Was das für den AV-Bereich bedeutet, demonstrierte gerade Professional Audio Designs. Das amerikanische Unternehmen war im Sommer damit beschäftigt, die komplette AV-Ausstattung beim Ascend Amphitheater zu installieren, einem Open-Air-Veranstaltungsort in Nashville im US-Bundesstaat Tennessee. Da in der Vorbereitungsphase bereits alle Planungen mit dem BIM-kompatiblen Revit-Autodesk durchgeführt worden waren, konnten die Entwickler von Professional Audio Designs mit ihren AV-Konzepten direkt daran andocken.

Das erwies sich wegen der im Verlauf der Arbeiten unvermeidlichen Änderungen hinsichtlich der Standorte für das Equipment sowie der Auswahl der Modelle als unschätzbarer Vorteil. Mit zweidimensionalen CAD-Dateien oder gar Zeichnungen wären die erforderlichen Umplanungen nie in der kurzen Zeit durchzuführen gewesen, wie sie dank Revit und BIM möglich wurden, so Planer Justus Traeger im hauseigenen Blog.

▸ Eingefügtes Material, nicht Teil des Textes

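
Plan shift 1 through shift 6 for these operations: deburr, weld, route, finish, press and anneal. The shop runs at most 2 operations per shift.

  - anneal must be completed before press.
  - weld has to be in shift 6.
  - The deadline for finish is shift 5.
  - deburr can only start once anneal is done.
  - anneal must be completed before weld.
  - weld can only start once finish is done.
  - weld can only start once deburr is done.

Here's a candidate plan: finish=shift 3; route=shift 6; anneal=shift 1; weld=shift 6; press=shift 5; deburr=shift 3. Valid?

Yes

anneal must be completed before press — holds.
The deadline for finish is shift 5 — holds.
The shop runs at most 2 operations per shift — holds.
weld has to be in shift 6 — holds.
deburr can only start once anneal is done — holds.
weld can only start once deburr is done — holds.
anneal must be completed before weld — holds.
weld can only start once finish is done — holds.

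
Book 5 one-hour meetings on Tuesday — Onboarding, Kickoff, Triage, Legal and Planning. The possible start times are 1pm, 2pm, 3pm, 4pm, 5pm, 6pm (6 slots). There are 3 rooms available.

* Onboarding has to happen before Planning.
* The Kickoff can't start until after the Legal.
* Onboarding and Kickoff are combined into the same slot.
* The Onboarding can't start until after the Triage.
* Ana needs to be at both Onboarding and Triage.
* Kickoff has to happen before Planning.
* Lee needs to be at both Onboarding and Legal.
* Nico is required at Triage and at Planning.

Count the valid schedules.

Splitting on Onboarding: it can be 2pm (4), 3pm (12), 4pm (18), 5pm (16). Listing each branch's schedules as (Kickoff, Triage, Legal, Planning):
Onboarding=2pm: (2pm,1pm,1pm,3pm) (2pm,1pm,1pm,4pm) (2pm,1pm,1pm,5pm) (2pm,1pm,1pm,6pm) — 4.
Onboarding=3pm: (3pm,1pm,1pm,4pm) (3pm,1pm,1pm,5pm) (3pm,1pm,1pm,6pm) (3pm,1pm,2pm,4pm) (3pm,1pm,2pm,5pm) (3pm,1pm,2pm,6pm) (3pm,2pm,1pm,4pm) (3pm,2pm,1pm,5pm) (3pm,2pm,1pm,6pm) (3pm,2pm,2pm,4pm) (3pm,2pm,2pm,5pm) (3pm,2pm,2pm,6pm) — 12.
Onboarding=4pm: (4pm,1pm,1pm,5pm) (4pm,1pm,1pm,6pm) (4pm,1pm,2pm,5pm) (4pm,1pm,2pm,6pm) (4pm,1pm,3pm,5pm) (4pm,1pm,3pm,6pm) (4pm,2pm,1pm,5pm) (4pm,2pm,1pm,6pm) (4pm,2pm,2pm,5pm) (4pm,2pm,2pm,6pm) (4pm,2pm,3pm,5pm) (4pm,2pm,3pm,6pm) (4pm,3pm,1pm,5pm) (4pm,3pm,1pm,6pm) (4pm,3pm,2pm,5pm) (4pm,3pm,2pm,6pm) (4pm,3pm,3pm,5pm) (4pm,3pm,3pm,6pm) — 18.
Onboarding=5pm: (5pm,1pm,1pm,6pm) (5pm,1pm,2pm,6pm) (5pm,1pm,3pm,6pm) (5pm,1pm,4pm,6pm) (5pm,2pm,1pm,6pm) (5pm,2pm,2pm,6pm) (5pm,2pm,3pm,6pm) (5pm,2pm,4pm,6pm) (5pm,3pm,1pm,6pm) (5pm,3pm,2pm,6pm) (5pm,3pm,3pm,6pm) (5pm,3pm,4pm,6pm) (5pm,4pm,1pm,6pm) (5pm,4pm,2pm,6pm) (5pm,4pm,3pm,6pm) (5pm,4pm,4pm,6pm) — 16.
Summing: 4 + 12 + 18 + 16 = 50.

50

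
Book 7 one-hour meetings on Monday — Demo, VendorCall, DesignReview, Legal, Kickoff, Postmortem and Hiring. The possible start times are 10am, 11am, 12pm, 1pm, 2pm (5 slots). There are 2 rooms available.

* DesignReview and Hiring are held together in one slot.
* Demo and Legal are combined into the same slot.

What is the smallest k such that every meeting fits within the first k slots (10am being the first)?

4

With at most 2 per slot and 7 meetings, at least 4 slots are needed.
4 works (last occupied slot: 1pm): for example Kickoff -> 11am; Legal -> 10am; DesignReview -> 12pm; Demo -> 10am; Hiring -> 12pm; VendorCall -> 11am; Postmortem -> 1pm.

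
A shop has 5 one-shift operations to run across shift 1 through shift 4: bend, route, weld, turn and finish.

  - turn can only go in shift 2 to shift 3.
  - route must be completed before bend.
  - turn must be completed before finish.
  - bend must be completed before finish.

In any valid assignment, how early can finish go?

shift 3

Precedence pushes finish to at least shift 3.
finish at shift 3 is achievable: weld=shift 1, route=shift 1, finish=shift 3, bend=shift 2, turn=shift 2.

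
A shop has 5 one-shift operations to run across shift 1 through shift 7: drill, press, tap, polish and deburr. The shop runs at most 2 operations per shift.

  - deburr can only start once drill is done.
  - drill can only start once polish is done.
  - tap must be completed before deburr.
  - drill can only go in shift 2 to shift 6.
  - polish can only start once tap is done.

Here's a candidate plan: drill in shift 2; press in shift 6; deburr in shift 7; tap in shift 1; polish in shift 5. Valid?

tap must be completed before deburr — holds.
polish can only start once tap is done — holds.
The shop runs at most 2 operations per shift — holds.
drill can only start once polish is done — violated.
deburr can only start once drill is done — holds.
drill can only go in shift 2 to shift 6 — holds.

No. drill can only start once polish is done is not satisfied.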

BIM in der AV-Planung und Montage

Dank des stets aktuellen Zeitmanagements durch Revit konnten mehrere Aspekte des Installationsprozesses ohne Zeitverzug berücksichtigt werden. Das ermöglichte die Nachverfolgung des bestellten Equipments und dessen Einpassung in den laufenden Installationsvorgang. So wussten die Monteure, welche Gerätschaften jeweils wo als nächstes installiert und wo Kabel gezogen werden mussten.

Die durch Revit/BIM erzielte Zeit- und Kostenersparnis sei besonders wichtig gewesen, da das ganze Projekt fernab vom Firmensitz in Milwaukee, Wisconsin, gestemmt werden musste, so Traeger.

Erschwerend sei allerdings der Mangel an standardisierten Dokumentations- und Kooperationsverfahren unter den beteiligten Gewerken gewesen. Das sei allerdings weder deren Fehler noch der des Bauherrn. Vielmehr liege die Ursache darin, dass das BIM-Verfahren für viele Unternehmen weniger im Planungs-, aber vor allem im Baubereich noch immer Neuland bedeute.

Wenn jedoch alle Projektbeteiligten ihre möglichst aktuellen Daten und Informationen untereinander teilten, könnten Konflikte schon im Vorfeld ausgeräumt und erhebliche Kostenreduzierungen erzielt werden. Mit BIM könnten Verbesserungen im laufenden Prozess wesentlich erleichtert und zugleich einfach dokumentiert werden.

Bis zum wirklichen Durchbruch dürfte es noch einige Zeit dauern, derzeit mangelt es auch in Europa noch an einheitlichen Standards. Diese müssten unter anderem festlegen, welche Schnittstellen berücksichtigt, wie das Datenmanagement konzipiert und welche Datenrechte dabei einkalkuliert werden sollen. Sind diese Voraussetzungen jedoch geschaffen, dann könnten Träume von der effizienten Abwicklung selbst größter Projekte eines Tages wahr werden.

Vielleicht kommt die Zeit, in der Planer (und Steuerzahler) nur noch mit nostalgischem Gruseln auf Planungdesaster wie bei der Hamburger Elbphilharmonie, dem Berliner Großflughafen, dem Stuttgarter Bahnhof 21 oder der Kölner Opernsanierung zurückblicken.